Atualizado: 21 de abr. de 2023



Devo aqui confessar que cheguei a entreter uma certa resistência com o uso da bateria na percussão irlandesa. Não me refiro, claro, às derivações roquenrôllicas da Irish Music, brilhantemente iteradas por bandas como Flogging Molly e Terra Celta, mas, sim, a uma incorporação meio desavisada, que muitas vezes mais me parecia ancorar a música instrumental em um terreno familiar de ritmo e técnica que pouco conversam com as melodias tradicionais. Um besta preconceito da minha parte, bem sei, mas fundado naquele algo do que eu já havia ouvido que me remetia muito mais ao cansado New Age do que ao aventurar-se por novos horizontes musicais com a introdução de instrumentos menos ortodoxos. Isso foi até eu ouvir o KAN – a banda que me abriu as portas da percepção para uma porção de novos conjuntos que andam construindo um desdobramento cada vez mais vanguardista da música celta.

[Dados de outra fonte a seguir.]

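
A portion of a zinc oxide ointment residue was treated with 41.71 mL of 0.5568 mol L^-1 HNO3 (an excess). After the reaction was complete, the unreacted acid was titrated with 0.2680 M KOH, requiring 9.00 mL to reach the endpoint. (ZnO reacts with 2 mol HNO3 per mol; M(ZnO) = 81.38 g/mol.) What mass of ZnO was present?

Total n(HNO3) added = 0.5568 x 0.04171 = 0.02322 mol.
n(KOH) used = 0.2680 x 0.009000 = 0.002412 mol, which equals the excess n(HNO3).
So n(HNO3) consumed by the sample = 0.02322 - 0.002412 = 0.02081 mol.
n(ZnO) = 0.02081 / 2 = 0.01041 mol.
mass = 0.01041 mol x 81.38 g/mol = 0.847 g.

0.847 g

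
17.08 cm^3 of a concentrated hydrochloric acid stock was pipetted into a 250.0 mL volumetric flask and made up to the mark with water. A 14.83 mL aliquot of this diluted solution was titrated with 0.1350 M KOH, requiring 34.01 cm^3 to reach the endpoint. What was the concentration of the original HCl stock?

4.53 M

n(KOH) = 0.1350 x 0.03401 = 0.004591 mol.
n(HCl) in the aliquot = 0.004591 mol.
[diluted HCl] = 0.004591 / 0.01483 = 0.3096 M.
Dilution factor = 250.0/17.08 = 14.64, so [stock] = 0.3096 x 14.64 = 4.53 M.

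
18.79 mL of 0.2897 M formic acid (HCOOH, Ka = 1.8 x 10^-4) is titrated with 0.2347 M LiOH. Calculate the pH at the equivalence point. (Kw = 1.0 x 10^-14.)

n(HCOOH) = 0.2897 x 0.01879 = 0.005443 mol; V(LiOH) at equivalence = 0.005443/0.2347 = 0.02319 L.
At equivalence all the acid is converted to HCOO-; total volume = 0.01879 + 0.02319 = 0.04198 L, so [HCOO-] = 0.005443/0.04198 = 0.1297 M.
Kb = Kw/Ka = 1.0e-14 / 1.8 x 10^-4 = 5.56e-11.
[OH^-] = sqrt(Kb x [HCOO-]) = sqrt(5.56e-11 x 0.1297) = 2.68e-6 M.
pOH = 5.57, so pH = 14.00 - 5.57 = 8.43.

8.43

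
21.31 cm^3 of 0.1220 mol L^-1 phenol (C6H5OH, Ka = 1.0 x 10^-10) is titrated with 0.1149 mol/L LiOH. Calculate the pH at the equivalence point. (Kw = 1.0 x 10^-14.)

11.39

n(C6H5OH) = 0.1220 x 0.02131 = 0.002600 mol; V(LiOH) at equivalence = 0.002600/0.1149 = 0.02263 L.
At equivalence all the acid is converted to C6H5O-; total volume = 0.02131 + 0.02263 = 0.04394 L, so [C6H5O-] = 0.002600/0.04394 = 0.05917 M.
Kb = Kw/Ka = 1.0e-14 / 1.0 x 10^-10 = 0.000100.
[OH^-] = sqrt(Kb x [C6H5O-]) = sqrt(0.000100 x 0.05917) = 0.00243 M.
pOH = 2.61, so pH = 14.00 - 2.61 = 11.39.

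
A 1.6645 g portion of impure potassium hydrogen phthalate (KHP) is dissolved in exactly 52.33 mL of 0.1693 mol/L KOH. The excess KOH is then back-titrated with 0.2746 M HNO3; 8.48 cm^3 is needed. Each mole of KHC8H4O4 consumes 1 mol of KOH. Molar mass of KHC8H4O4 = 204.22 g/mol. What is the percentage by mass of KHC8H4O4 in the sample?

Total n(KOH) added = 0.1693 x 0.05233 = 0.008859 mol.
n(HNO3) used = 0.2746 x 0.008480 = 0.002329 mol, which equals the excess n(KOH).
So n(KOH) consumed by the sample = 0.008859 - 0.002329 = 0.006531 mol.
n(KHC8H4O4) = 0.006531 / 1 = 0.006531 mol.
mass KHC8H4O4 = 0.006531 x 204.22 = 1.334 g, so %KHC8H4O4 = 1.334/1.6645 x 100 = 80.1%.

80.1%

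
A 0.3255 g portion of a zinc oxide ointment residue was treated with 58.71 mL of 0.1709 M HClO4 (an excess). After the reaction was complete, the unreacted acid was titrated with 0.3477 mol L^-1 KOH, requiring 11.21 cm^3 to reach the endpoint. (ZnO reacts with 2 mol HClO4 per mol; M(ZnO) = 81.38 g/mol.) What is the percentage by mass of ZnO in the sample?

76.7%

Total n(HClO4) added = 0.1709 x 0.05871 = 0.01003 mol.
n(KOH) used = 0.3477 x 0.01121 = 0.003898 mol, which equals the excess n(HClO4).
So n(HClO4) consumed by the sample = 0.01003 - 0.003898 = 0.006136 mol.
n(ZnO) = 0.006136 / 2 = 0.003068 mol.
mass ZnO = 0.003068 x 81.38 = 0.2497 g, so %ZnO = 0.2497/0.3255 x 100 = 76.7%.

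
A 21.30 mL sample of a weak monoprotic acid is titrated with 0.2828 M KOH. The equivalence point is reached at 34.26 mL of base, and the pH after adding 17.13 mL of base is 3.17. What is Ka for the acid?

17.13 mL is half of the equivalence volume, so this is the half-equivalence point where [HA] = [A^-].
At half-equivalence pH = pKa, so pKa = 3.17.
Ka = 10^(-3.17) = 6.8 x 10^-4.

6.8 x 10^-4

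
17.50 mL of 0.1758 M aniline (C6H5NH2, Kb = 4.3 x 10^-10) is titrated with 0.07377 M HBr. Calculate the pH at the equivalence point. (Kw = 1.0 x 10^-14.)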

Formado por Brian Finnegan, flautista e whistler da renomada banda Flook; Aidan O'Rourke, fiddler do inovador conjunto Lau; Ian Stephenson no violão e baixo; e Jim Goodwin fazendo as boas vezes da percussão e bateria – o KAN lançou apenas e tão-somente um álbum antes de se dissolver novamente no mar dos instrumentistas contemporâneos da música irlandesa e escocesa. E vou dizer para vocês: que álbum!


Sleeper, o dito cujo, pode ser ouvido no Spotify da banda, apesar de não se tratar de uma busca absurdamente óbvia para o pobre algoritmo do serviço de streaming (que ainda chega a confundir a banda com alguém que uma vez acompanhou a cantora birmanesa Shwe Yi Phyo Maung – me pergunto quantos birmaneses também não descobriram a música irlandesa por acidente). Fica, pois, o link ao final deste breve elogio a esta que é uma aventura por possibilidades inexploradas da Irish Music, trilhada e apresentada com uma maestria de quem se vale de décadas de versatilidade numa linguagem para criar uma poesia em termos próprios. Com o perdão do tom afetado, por vezes me pego comparando o sr. Finnegan com um José Saramago da música irlandesa. Quem já se arriscou a aprender os temas de sua composição talvez já tenha encontrado uma dificuldade a mais, que , apesar de deixarem claro que os caminhos que mestre Finnegan traça remetem e remontam às raízes da sua música, de fato surpreendem e subvertem expectativas como um sagaz roteiro de Breaking Bad, que nunca nos leva para o lado que a priori suporíamos.


E aí está: que lado seria esse para onde o Kan nos leva? Vale, sequer, o esforço de rotulá-lo, nem bem absorvido foi, após 10 anos de seu lançamento? Esse é, observo, o caminho que a música celta contemporânea toma cada vez mais, fronteado por bandas como The Gloaming, Elephant Sessions, Kíla, Beoga e KAN: o de abrir caminho por matagais inexplorados – não diferente de como foi com gêneros como o Jazz, que só foi se chamar Jazz depois de bem assimilado e delimitado pelo pensamento comum e pela mídia.


Uns três anos depois de ouvir o álbum pela primeira vez, ainda sou mistificado pela primeira faixa, One Two Three, que, apesar da leveza e aparente simplicidade, não revela muito de sua natureza à primeira vista, e nos deixa rendidos a uma coleção de sentimentos e emoções pitorescas. Mesmo as interpretações que fazem de tunes de estrutura mais convencional, como a Oblique Jig (em Marcos), levam um sabor que é arriscado sem ser espalhafatoso, firmemente enraizado no tradicional sem contudo temer que ângulos inusitados seus galhos possam produzir.



Uma pena, então, que apenas este álbum tenham produzido os admiráveis instrumentistas da KAN, mas algo que talvez o faça ainda mais valioso. Recomenda-se uns bons 50 minutos de silêncio e paz para degustar com atenção as suas várias camadas musicais e sentimentais. Uma excelente sobremesa após um show orquestral dos Chieftains repleto de convidados especiais. Harmoniza bem com um vinho rosé, ou uma India Pale Ale de sabor mais cítrico, bem como um assoalho firme que faça ressoar boas marcações rítmicas com os pés.



EDIT: Após escrever este artigo, continuei meus garimpos internéticos atrás de informações e gravações do KAN, e me deparei com algumas coisas surpreendentes. Aparentemente, nem todo o repertório da banda foi contemplado em Sleeper, como podemos ver nessa versão ao vivo de "Night Ride To Armagh", no Festival Internacional Do Mundo Celta de Ortigueira: tão épico quanto a música tocada no palco é a energia do público que pula e se descabela ao som do Kan!